Up to a year in court required in horsemeat scam case

“This trafficking has put horse meat prohibited for consumption on the consumer’s plate, it’s as simple as that”: up to a year in prison was required on Tuesday at the trial of a vast fraud involving including horses from a Sanofi-Pasteur laboratory farm.

In his indictment, at the Marseille Criminal Court, the deputy prosecutor Jean-Yves Lourgouilloux requested the conviction of 21 of the 25 defendants tried since January 9, asking for sentences of three months in prison suspended to three years in prison, including one year closed.

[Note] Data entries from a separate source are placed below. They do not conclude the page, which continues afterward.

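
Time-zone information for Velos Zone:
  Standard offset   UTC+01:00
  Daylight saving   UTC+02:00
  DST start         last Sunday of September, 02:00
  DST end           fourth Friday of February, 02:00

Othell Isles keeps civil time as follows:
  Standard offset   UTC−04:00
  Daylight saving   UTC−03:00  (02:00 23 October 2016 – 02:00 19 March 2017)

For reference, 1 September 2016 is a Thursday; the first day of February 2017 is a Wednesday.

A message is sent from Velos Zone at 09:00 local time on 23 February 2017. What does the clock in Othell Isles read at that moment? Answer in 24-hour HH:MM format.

1 September 2016 is a Thursday, so Sundays fall on 4, 11, 18, 25; the last is September 25.
1 February 2017 is a Wednesday, so the first Friday is February 3 and the fourth is February 24.
Daylight saving runs 25 September 2016 – 24 February 2017; 23 February 2017 is inside that window, so Velos Zone is at UTC+02:00.
09:00 Velos Zone − 2h = 07:00 UTC.
At the standard offset (UTC−04:00), 07:00 UTC − 4h = 03:00 Othell Isles standard time.
The standard-time date in Othell Isles, 23 February 2017, falls between 23 October 2016 and 19 March 2017, so daylight saving is in effect and Othell Isles is at UTC−03:00.
07:00 UTC − 3h = 04:00 Othell Isles.

04:00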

Deliberate at the end of February

The heaviest requisition targeted Patrick Rochette, 68, a horse meat wholesaler in Narbonne (Aude), who admitted to having falsified the papers of dozens of horses from a Sanofi-Pasteur laboratory farm in Ardèche. Unfit for consumption, after having been used in the development of anti-rabies or anti-venom serums, these animals had been slaughtered in Narbonne and in Spain and then their carcasses sold to butchers in Occitania.

Granting the seniority of a file which dates back to 2011, the magistrate however assured that “the facts remain serious”, with “meat from laboratory horses which had received harmful substances for several years”. The defense must plead until Thursday, the judgment will be deliberated at the end of February.